I'm trying to scrape an image URL from an external website, to use as the src attribute in an image element on my own website.
The issue is, that on the external website, the image URL is nested inside a picture element, in a source element, where it is then iterated in the "data-srcset" attribute in different sizes. Example:
<picture><source data-srcset="https://imageurl.com 640w, https://imageurl.com 720w, https://imageurl.com 860w"></picture>
I can target the specific element with PHP Simple HTML DOM's find() and store it in a variable. This variable is called $imageselector.
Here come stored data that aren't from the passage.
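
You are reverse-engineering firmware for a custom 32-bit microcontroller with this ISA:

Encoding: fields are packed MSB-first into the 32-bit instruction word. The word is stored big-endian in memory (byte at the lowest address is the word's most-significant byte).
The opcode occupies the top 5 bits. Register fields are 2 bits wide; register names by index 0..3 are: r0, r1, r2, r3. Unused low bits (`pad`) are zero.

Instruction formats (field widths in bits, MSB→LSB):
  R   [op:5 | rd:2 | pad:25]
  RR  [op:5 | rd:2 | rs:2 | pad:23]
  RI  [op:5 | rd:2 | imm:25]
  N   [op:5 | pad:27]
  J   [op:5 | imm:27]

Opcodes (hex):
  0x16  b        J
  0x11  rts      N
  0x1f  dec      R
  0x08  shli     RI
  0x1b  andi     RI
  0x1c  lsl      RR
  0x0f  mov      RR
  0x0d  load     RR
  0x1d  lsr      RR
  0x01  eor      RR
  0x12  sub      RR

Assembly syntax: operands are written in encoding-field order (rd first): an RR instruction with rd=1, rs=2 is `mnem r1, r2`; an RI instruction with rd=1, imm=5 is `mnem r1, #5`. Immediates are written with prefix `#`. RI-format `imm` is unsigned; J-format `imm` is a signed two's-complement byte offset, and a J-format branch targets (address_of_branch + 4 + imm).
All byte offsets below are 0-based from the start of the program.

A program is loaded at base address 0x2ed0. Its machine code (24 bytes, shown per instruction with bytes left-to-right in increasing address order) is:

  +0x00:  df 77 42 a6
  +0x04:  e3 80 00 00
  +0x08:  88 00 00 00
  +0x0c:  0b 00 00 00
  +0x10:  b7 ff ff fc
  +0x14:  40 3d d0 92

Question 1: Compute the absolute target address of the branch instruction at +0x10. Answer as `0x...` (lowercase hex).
0x2ee0

off 0x10: read b7 ff ff fc as big → 0xb7fffffc
  op=0xb7fffffc>>27=0x16 ⇒ b (J)
  imm@[26:0]=0x7fffffc (s27→-4) ⇒ #-4
  target = base 0x2ed0 + off 0x10 + 4 + imm -4 = 0x2ee0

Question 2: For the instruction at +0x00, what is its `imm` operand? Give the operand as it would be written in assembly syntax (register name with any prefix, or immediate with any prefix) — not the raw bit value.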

I can further target the actual attribute by creating a variable for the data-srcset as such:
$srcset = 'data-srcset';
My final output then looks like the following:
<?php echo $imageselector->$srcset; ?>
This, however, attempts to print everything inside the attribute (of course), which won't be very useful to me.
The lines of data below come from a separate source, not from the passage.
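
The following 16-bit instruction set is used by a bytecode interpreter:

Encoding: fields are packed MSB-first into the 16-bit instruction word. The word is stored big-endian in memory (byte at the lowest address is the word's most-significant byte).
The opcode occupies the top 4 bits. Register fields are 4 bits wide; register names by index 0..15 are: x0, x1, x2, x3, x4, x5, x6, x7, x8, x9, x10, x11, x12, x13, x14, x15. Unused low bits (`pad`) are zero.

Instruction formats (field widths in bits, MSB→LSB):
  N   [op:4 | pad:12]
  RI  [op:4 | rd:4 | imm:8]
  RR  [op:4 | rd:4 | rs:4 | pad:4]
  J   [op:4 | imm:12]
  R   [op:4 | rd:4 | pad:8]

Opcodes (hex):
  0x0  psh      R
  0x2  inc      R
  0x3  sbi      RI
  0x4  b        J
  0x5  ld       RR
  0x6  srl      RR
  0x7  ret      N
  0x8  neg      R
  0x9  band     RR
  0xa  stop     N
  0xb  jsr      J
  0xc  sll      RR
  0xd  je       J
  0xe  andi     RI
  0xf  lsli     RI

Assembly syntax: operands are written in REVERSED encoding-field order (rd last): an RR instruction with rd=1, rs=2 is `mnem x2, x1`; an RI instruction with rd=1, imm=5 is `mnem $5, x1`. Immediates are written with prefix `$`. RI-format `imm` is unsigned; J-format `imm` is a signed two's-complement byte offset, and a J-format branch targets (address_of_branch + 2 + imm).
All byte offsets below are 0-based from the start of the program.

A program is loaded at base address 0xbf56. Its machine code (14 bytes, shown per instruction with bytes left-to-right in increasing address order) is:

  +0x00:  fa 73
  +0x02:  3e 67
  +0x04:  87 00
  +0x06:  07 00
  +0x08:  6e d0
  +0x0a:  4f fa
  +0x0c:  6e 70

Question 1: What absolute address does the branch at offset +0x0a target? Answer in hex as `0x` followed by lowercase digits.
0xbf5c

@+0a  big-endian(4f fa) = 0x4ffa
  top 4b → 0x4 → b [J]
  imm@[11:0]=0xffa (s12→-6) ⇒ $-6
  target = base 0xbf56 + off 0x0a + 2 + imm -6 = 0xbf5c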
Does anyone have any ideas of how to only get, say the first URL in the attribute?
(Adding a max-length won't do much good either, since the length of the URL could change at any point)
You could take $imageselector->$srcset
, split its contents into an array and filter as needed.
$longString = $imageselector->$srcset;
$pics = explode(",", $longString)
Now you have an array containing things such as "https://imageurl.com 640w"
so now you can take [1]
for example.
$toUse = explode(" ", $pics[1]);
$toUse = $toUse[0]; //to get the useful part of the item
Alternatively, you can also pre-filter the entire array
function getLink($string) {
return substr($string, 0, strpos($string, " "));
}
//Once you already have the exploded string
$pics = array_filter($pics, "getLink");